Preserving and Storing Summer Produce

Every year, you may raise more than you can eat in the summer.  There are many ways you can eat your organic vegetables and fruit well into the winter months.

Store root vegetables such as carrots, turnips, parsnips, and beets in moist peat at about 50C.  In a cardboard box, place each vegetable in a row, keeping each one from touching.  Cover each layer with a layer of moist peat and a double sheet of damp newspaper.  Continue until the box is full.  Make sure the peat is quite moist.  Carrots and turnips should last into March of the next spring, while beets and parsnips will last up to two months.

To freeze vegetables place them in a freezer bag.  Remove the air with a vacuum freezer, or by sticking a straw into the bag and sucking out the air.  Vegetables need to be blanched.

Beets can be cooked and frozen.

Excess broccoli, Brussel sprouts, and cauliflower can be cut into individual florets, blanched, frozen on a pan, and stored in freezer bags.

Pick peas and beans while tender.  Shell the peas, trim the beans, blanch for 3 minutes, freeze on a pan, then store in freezer bags.

Cabbage can be kept fresh for about two months.  Leave the cabbage until the first mild frost.  Then pull it up by the roots, place no more than four heads in a large container, and cover the roots with moist garden soil.  Keep the soil moist.  Why four?  Because that is as much as you will be prepared to eat in two months.  When you want to cook cabbage, pull it out, strip off the outer leaves that have turned brown, and cook .

To freeze excess cabbage, shred, blanch, place on a tray to fast freeze, and store in a freezer bag.

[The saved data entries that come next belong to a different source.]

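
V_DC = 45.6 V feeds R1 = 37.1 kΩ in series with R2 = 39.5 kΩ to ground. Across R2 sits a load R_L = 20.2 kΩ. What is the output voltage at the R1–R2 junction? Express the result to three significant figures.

V_out ≈ 12.1 V

R2 ‖ R_L = (39.5 × 20.2)/(39.5 + 20.2) = 13.37 kΩ.
Voltage divider with the loaded lower leg: V_out = 45.6 × 13.37/(37.1 + 13.37) = 45.6 × 0.2648 = 12.08 V.
(Unloaded it would be 23.5 V; the load pulls it down.)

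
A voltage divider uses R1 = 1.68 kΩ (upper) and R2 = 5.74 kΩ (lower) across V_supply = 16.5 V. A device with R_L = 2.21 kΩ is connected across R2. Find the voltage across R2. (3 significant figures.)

V_out ≈ 8.04 V

First combine the lower leg with the load: R2 ‖ R_L = 1.596 kΩ.
Voltage divider with the loaded lower leg: V_out = 16.5 × 1.596/(1.68 + 1.596) = 16.5 × 0.4871 = 8.038 V.
(Unloaded it would be 12.8 V; the load pulls it down.)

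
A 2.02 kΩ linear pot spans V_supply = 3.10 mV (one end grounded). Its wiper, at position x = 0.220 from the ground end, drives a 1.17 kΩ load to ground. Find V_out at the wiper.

V_out ≈ 0.526 mV

The pot divides into 1.576 kΩ above the wiper and 0.4444 kΩ below.
R_L loads the lower segment: effective lower R = 0.3221 kΩ.
Then V_out = V_supply · 0.3221/(1.576 + 0.3221) = 0.5261 mV.
(Unloaded: V_out = x·V_supply = 0.682 mV.)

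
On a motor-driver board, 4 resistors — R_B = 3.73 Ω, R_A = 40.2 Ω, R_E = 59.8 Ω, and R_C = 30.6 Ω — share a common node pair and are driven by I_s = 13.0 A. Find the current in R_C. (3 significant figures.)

I ≈ 1.24 A

Conductances: ΣG = 1/3.73 + 1/40.2 + 1/59.8 + 1/30.6 = 0.3424 (1/Ω).
Current divider: I(R_C) = I_s · G_k/ΣG = 13.0 × (0.03268/0.3424) = 13.0 × 0.09545 = 1.241 A.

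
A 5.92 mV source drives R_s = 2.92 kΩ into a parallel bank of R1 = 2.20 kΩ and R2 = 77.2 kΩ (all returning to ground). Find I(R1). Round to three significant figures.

I ≈ 1.14 µA

Combine the parallel branches: R_p = (1/2.20 + 1/77.2)⁻¹ = 2.139 kΩ.
V_A by voltage divider: V_A = 5.92 × 2.139/(2.92 + 2.139) = 2.503 mV.
Branch current I = V_A/R1 = 2.503/2.20 = 1.138 µA.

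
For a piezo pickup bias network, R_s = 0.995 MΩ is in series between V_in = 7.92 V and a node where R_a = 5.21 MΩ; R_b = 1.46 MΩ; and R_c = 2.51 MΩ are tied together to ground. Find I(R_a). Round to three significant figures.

I ≈ 0.670 µA

Parallel bank: R_p = 1/(1/5.21 + 1/1.46 + 1/2.51) = 0.7841 MΩ.
Node voltage V_A = V_in · R_p/(R_s + R_p) = 7.92 × 0.4407 = 3.491 V.
I(R_a) = V_A / R_a = 3.491/5.21 = 0.6700 µA.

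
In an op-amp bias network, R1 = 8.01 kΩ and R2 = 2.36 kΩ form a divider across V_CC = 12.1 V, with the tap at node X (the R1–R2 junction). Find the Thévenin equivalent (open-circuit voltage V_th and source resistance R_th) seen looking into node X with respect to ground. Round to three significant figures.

V_th ≈ 2.75 V, R_th ≈ 1.82 kΩ

V_th is the unloaded tap voltage: V_CC · R2/(R1+R2) = 12.1 × 0.2276 = 2.754 V.
Looking into X with the source shorted: R_th = R1·R2/(R1+R2) = 8.010 × 2.36/10.37 = 1.823 kΩ.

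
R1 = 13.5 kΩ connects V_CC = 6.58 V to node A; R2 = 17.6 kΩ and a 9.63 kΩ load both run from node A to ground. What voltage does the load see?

The load sits in parallel with R2, giving an effective lower resistance R2' = R2·R_L/(R2+R_L) = 6.224 kΩ.
Then V_out = V_CC · R2'/(R1 + R2') = 6.58 × 6.224/19.72 = 2.076 V.

V_out ≈ 2.08 V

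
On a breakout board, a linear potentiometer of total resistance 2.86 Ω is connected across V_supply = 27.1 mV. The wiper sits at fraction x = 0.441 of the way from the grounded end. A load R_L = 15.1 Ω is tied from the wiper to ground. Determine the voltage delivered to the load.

V_out ≈ 11.4 mV

Split the track: R_lower = x·R_p = 1.261 Ω, R_upper = (1−x)·R_p = 1.599 Ω.
Lower segment in parallel with the load: 1.261 ‖ 15.1 = 1.164 Ω.
Then V_out = V_supply · 1.164/(1.599 + 1.164) = 11.42 mV.
(Unloaded: V_out = x·V_supply = 12.0 mV.)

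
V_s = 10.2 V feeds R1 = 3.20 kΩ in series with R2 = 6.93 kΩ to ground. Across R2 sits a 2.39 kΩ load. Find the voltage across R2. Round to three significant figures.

R2 ‖ R_L = (6.93 × 2.39)/(6.93 + 2.39) = 1.777 kΩ.
Voltage divider with the loaded lower leg: V_out = 10.2 × 1.777/(3.20 + 1.777) = 10.2 × 0.3571 = 3.642 V.

V_out ≈ 3.64 V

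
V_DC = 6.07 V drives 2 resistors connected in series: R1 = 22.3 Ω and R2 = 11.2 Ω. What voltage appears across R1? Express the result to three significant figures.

V ≈ 4.04 V

Total series resistance ΣR = 22.3 + 11.2 = 33.50 Ω.
By the voltage-divider rule, V = 6.07 × 22.30/33.50 = 4.041 V.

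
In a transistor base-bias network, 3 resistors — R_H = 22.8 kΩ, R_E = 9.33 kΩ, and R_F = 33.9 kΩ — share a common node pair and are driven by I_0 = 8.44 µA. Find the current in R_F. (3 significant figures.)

Conductances: ΣG = 1/22.8 + 1/9.33 + 1/33.9 = 0.1805 (1/kΩ).
R_F takes the fraction G_k/ΣG = 0.02950/0.1805 = 0.1634, so I = 8.44 × 0.1634 = 1.379 µA.

I ≈ 1.38 µA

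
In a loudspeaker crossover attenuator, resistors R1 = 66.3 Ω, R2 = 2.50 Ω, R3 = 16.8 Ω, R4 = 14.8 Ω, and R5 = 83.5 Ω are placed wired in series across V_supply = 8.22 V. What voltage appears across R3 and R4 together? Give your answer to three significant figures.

Series total: ΣR = 66.3 + 2.50 + 16.8 + 14.8 + 83.5 = 183.9 Ω.
R_{R3..R4} = 16.8 + 14.8 = 31.60 Ω.
By the voltage-divider rule, V = 8.22 × 31.60/183.9 = 1.412 V.

V ≈ 1.41 V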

Or you can make sauerkraut.

The only way to save lettuce is to make lettuce soup and freeze it.

Harvest excess onions when the tops start to die off and fall down. Leave them for a week or so and then pull them up.  To store, cure by placing them in a hot area for at least a week. Then either hang by the stems in a cool, dry area or cut the stems an inch above the bulb and store them in a cool, dry area, between 5 and 100C.  They should last for at least five months.

In late September dig your potatoes, wipe off surplus dirt, and cure for up to two weeks in a warm, dry, dark area.  This toughens up the skin resulting in less long-term moisture loss and more resistance to bruising.  Then store in light-proof containers and keep at about 5 degrees Celsius at a fairly high humidity. They will store well for up to 6 months. Remember, light causes potatoes to turn green, a poison.

Harvest squash when the skin changes color and is hard to indent with your fingernail.  Pumpkin and winter squash will keep for months.  Start by wiping with a disinfectant, cure for a couple of weeks in a warm area, and then store them in a dry cool place.

Zucchini does not keep well.  Eat what you can.  Shred excess zucchini and freeze in a container.  It becomes a good filler for stews.  You can also use it in zucchini muffins or cake.

To freeze excess tomatoes, remove blemishes, cut them into quarters, and first freeze them on a tray and then vacuum seal the frozen tomatoes.  Why?  Because the vacuum sealer draws so much moisture out of fresh tomatoes that it won’t seal the bag.

You can also freeze tomatoes whole by placing them in a plastic container and filling the voids with tomato juice.

Freeze berries such as blueberries, saskatoons, raspberries, strawberries, currents, haskaps, and rhubarb without blanching and vacuum freeze.  Berries that are pitted such as chokecherries or pin cherries can be made into jelly or pancake syrup.